The UB-04 and CMS 1500 are two of the most commonly used medical claim forms. They are both used to submit claims to insurance companies for reimbursement of medical services.
The UB-04 form is generally used for institutional service providers, like hospitals, nurses, medical professionals, etc. Whereas, the CMS 1500 form is used for non-institutional services like medical equipment providers. The CMS 1500 form is also used for some types of outpatient services, such as home health care and durable medical equipment.
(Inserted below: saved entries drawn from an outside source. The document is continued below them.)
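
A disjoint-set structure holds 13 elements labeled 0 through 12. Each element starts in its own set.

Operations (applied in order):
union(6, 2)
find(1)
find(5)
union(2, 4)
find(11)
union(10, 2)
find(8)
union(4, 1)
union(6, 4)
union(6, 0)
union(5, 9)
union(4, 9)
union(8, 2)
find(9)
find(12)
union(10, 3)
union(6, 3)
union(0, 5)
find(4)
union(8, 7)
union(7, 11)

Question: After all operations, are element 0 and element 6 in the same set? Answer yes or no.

Step 1: union(6, 2) -> merged; set of 6 now {2, 6}
Step 2: find(1) -> no change; set of 1 is {1}
Step 3: find(5) -> no change; set of 5 is {5}
Step 4: union(2, 4) -> merged; set of 2 now {2, 4, 6}
Step 5: find(11) -> no change; set of 11 is {11}
Step 6: union(10, 2) -> merged; set of 10 now {2, 4, 6, 10}
Step 7: find(8) -> no change; set of 8 is {8}
Step 8: union(4, 1) -> merged; set of 4 now {1, 2, 4, 6, 10}
Step 9: union(6, 4) -> already same set; set of 6 now {1, 2, 4, 6, 10}
Step 10: union(6, 0) -> merged; set of 6 now {0, 1, 2, 4, 6, 10}
Step 11: union(5, 9) -> merged; set of 5 now {5, 9}
Step 12: union(4, 9) -> merged; set of 4 now {0, 1, 2, 4, 5, 6, 9, 10}
Step 13: union(8, 2) -> merged; set of 8 now {0, 1, 2, 4, 5, 6, 8, 9, 10}
Step 14: find(9) -> no change; set of 9 is {0, 1, 2, 4, 5, 6, 8, 9, 10}
Step 15: find(12) -> no change; set of 12 is {12}
Step 16: union(10, 3) -> merged; set of 10 now {0, 1, 2, 3, 4, 5, 6, 8, 9, 10}
Step 17: union(6, 3) -> already same set; set of 6 now {0, 1, 2, 3, 4, 5, 6, 8, 9, 10}
Step 18: union(0, 5) -> already same set; set of 0 now {0, 1, 2, 3, 4, 5, 6, 8, 9, 10}
Step 19: find(4) -> no change; set of 4 is {0, 1, 2, 3, 4, 5, 6, 8, 9, 10}
Step 20: union(8, 7) -> merged; set of 8 now {0, 1, 2, 3, 4, 5, 6, 7, 8, 9, 10}
Step 21: union(7, 11) -> merged; set of 7 now {0, 1, 2, 3, 4, 5, 6, 7, 8, 9, 10, 11}
Set of 0: {0, 1, 2, 3, 4, 5, 6, 7, 8, 9, 10, 11}; 6 is a member.

Answer: yes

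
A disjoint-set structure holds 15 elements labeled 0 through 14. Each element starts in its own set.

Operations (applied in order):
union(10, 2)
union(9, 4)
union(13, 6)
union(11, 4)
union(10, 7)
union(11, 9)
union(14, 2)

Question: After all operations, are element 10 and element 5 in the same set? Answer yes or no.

Answer: no

Derivation:
Step 1: union(10, 2) -> merged; set of 10 now {2, 10}
Step 2: union(9, 4) -> merged; set of 9 now {4, 9}
Step 3: union(13, 6) -> merged; set of 13 now {6, 13}
Step 4: union(11, 4) -> merged; set of 11 now {4, 9, 11}
Step 5: union(10, 7) -> merged; set of 10 now {2, 7, 10}
Step 6: union(11, 9) -> already same set; set of 11 now {4, 9, 11}
Step 7: union(14, 2) -> merged; set of 14 now {2, 7, 10, 14}
Set of 10: {2, 7, 10, 14}; 5 is not a member.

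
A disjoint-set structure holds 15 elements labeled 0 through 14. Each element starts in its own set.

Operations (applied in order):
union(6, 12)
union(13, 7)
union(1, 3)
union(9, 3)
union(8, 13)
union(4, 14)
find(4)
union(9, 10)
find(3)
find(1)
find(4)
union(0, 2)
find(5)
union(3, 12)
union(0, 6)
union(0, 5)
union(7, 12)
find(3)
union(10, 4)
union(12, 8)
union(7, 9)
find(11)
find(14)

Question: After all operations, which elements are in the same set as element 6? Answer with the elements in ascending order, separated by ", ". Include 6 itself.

Answer: 0, 1, 2, 3, 4, 5, 6, 7, 8, 9, 10, 12, 13, 14

Derivation:
Step 1: union(6, 12) -> merged; set of 6 now {6, 12}
Step 2: union(13, 7) -> merged; set of 13 now {7, 13}
Step 3: union(1, 3) -> merged; set of 1 now {1, 3}
Step 4: union(9, 3) -> merged; set of 9 now {1, 3, 9}
Step 5: union(8, 13) -> merged; set of 8 now {7, 8, 13}
Step 6: union(4, 14) -> merged; set of 4 now {4, 14}
Step 7: find(4) -> no change; set of 4 is {4, 14}
Step 8: union(9, 10) -> merged; set of 9 now {1, 3, 9, 10}
Step 9: find(3) -> no change; set of 3 is {1, 3, 9, 10}
Step 10: find(1) -> no change; set of 1 is {1, 3, 9, 10}
Step 11: find(4) -> no change; set of 4 is {4, 14}
Step 12: union(0, 2) -> merged; set of 0 now {0, 2}
Step 13: find(5) -> no change; set of 5 is {5}
Step 14: union(3, 12) -> merged; set of 3 now {1, 3, 6, 9, 10, 12}
Step 15: union(0, 6) -> merged; set of 0 now {0, 1, 2, 3, 6, 9, 10, 12}
Step 16: union(0, 5) -> merged; set of 0 now {0, 1, 2, 3, 5, 6, 9, 10, 12}
Step 17: union(7, 12) -> merged; set of 7 now {0, 1, 2, 3, 5, 6, 7, 8, 9, 10, 12, 13}
Step 18: find(3) -> no change; set of 3 is {0, 1, 2, 3, 5, 6, 7, 8, 9, 10, 12, 13}
Step 19: union(10, 4) -> merged; set of 10 now {0, 1, 2, 3, 4, 5, 6, 7, 8, 9, 10, 12, 13, 14}
Step 20: union(12, 8) -> already same set; set of 12 now {0, 1, 2, 3, 4, 5, 6, 7, 8, 9, 10, 12, 13, 14}
Step 21: union(7, 9) -> already same set; set of 7 now {0, 1, 2, 3, 4, 5, 6, 7, 8, 9, 10, 12, 13, 14}
Step 22: find(11) -> no change; set of 11 is {11}
Step 23: find(14) -> no change; set of 14 is {0, 1, 2, 3, 4, 5, 6, 7, 8, 9, 10, 12, 13, 14}
Component of 6: {0, 1, 2, 3, 4, 5, 6, 7, 8, 9, 10, 12, 13, 14}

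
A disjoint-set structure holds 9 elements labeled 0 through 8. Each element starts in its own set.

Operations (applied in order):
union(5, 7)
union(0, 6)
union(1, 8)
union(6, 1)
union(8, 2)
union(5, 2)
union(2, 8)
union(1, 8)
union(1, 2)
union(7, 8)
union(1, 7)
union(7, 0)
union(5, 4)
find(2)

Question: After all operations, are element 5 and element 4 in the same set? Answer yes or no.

Step 1: union(5, 7) -> merged; set of 5 now {5, 7}
Step 2: union(0, 6) -> merged; set of 0 now {0, 6}
Step 3: union(1, 8) -> merged; set of 1 now {1, 8}
Step 4: union(6, 1) -> merged; set of 6 now {0, 1, 6, 8}
Step 5: union(8, 2) -> merged; set of 8 now {0, 1, 2, 6, 8}
Step 6: union(5, 2) -> merged; set of 5 now {0, 1, 2, 5, 6, 7, 8}
Step 7: union(2, 8) -> already same set; set of 2 now {0, 1, 2, 5, 6, 7, 8}
Step 8: union(1, 8) -> already same set; set of 1 now {0, 1, 2, 5, 6, 7, 8}
Step 9: union(1, 2) -> already same set; set of 1 now {0, 1, 2, 5, 6, 7, 8}
Step 10: union(7, 8) -> already same set; set of 7 now {0, 1, 2, 5, 6, 7, 8}
Step 11: union(1, 7) -> already same set; set of 1 now {0, 1, 2, 5, 6, 7, 8}
Step 12: union(7, 0) -> already same set; set of 7 now {0, 1, 2, 5, 6, 7, 8}
Step 13: union(5, 4) -> merged; set of 5 now {0, 1, 2, 4, 5, 6, 7, 8}
Step 14: find(2) -> no change; set of 2 is {0, 1, 2, 4, 5, 6, 7, 8}
Set of 5: {0, 1, 2, 4, 5, 6, 7, 8}; 4 is a member.

Answer: yes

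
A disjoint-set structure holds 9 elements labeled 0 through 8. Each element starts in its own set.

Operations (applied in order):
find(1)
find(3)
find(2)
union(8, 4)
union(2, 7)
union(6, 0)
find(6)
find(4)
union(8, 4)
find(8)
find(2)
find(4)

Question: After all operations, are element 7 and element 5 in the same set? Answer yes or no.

Answer: no

Derivation:
Step 1: find(1) -> no change; set of 1 is {1}
Step 2: find(3) -> no change; set of 3 is {3}
Step 3: find(2) -> no change; set of 2 is {2}
Step 4: union(8, 4) -> merged; set of 8 now {4, 8}
Step 5: union(2, 7) -> merged; set of 2 now {2, 7}
Step 6: union(6, 0) -> merged; set of 6 now {0, 6}
Step 7: find(6) -> no change; set of 6 is {0, 6}
Step 8: find(4) -> no change; set of 4 is {4, 8}
Step 9: union(8, 4) -> already same set; set of 8 now {4, 8}
Step 10: find(8) -> no change; set of 8 is {4, 8}
Step 11: find(2) -> no change; set of 2 is {2, 7}
Step 12: find(4) -> no change; set of 4 is {4, 8}
Set of 7: {2, 7}; 5 is not a member.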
The UB-04 form is more complex than the CMS 1500 form, and it requires more information about the patient and the services rendered. The CMS 1500 form is less complex and requires less information.
Both forms are available online, and they can be downloaded and printed for free.
Who develops data reports for UB-04 claim form?
The UB-04, also known as the CMS-1450, is a standardized claim form used by hospitals and other medical facilities to bill for services. The form includes a series of data elements that must be completed in order to process the claim.
But who is responsible for developing the data elements that are reported on the UB-04? The answer may surprise you. According to the Centers for Medicare and Medicaid Services (CMS), the data elements on the UB-04 are developed by the National Uniform Billing Committee (NUBC). The NUBC is a non-profit organization that is made up of representatives from the American Hospital Association (AHA), the American Medical Association (AMA), and the Centers for Medicare and Medicaid Services (CMS).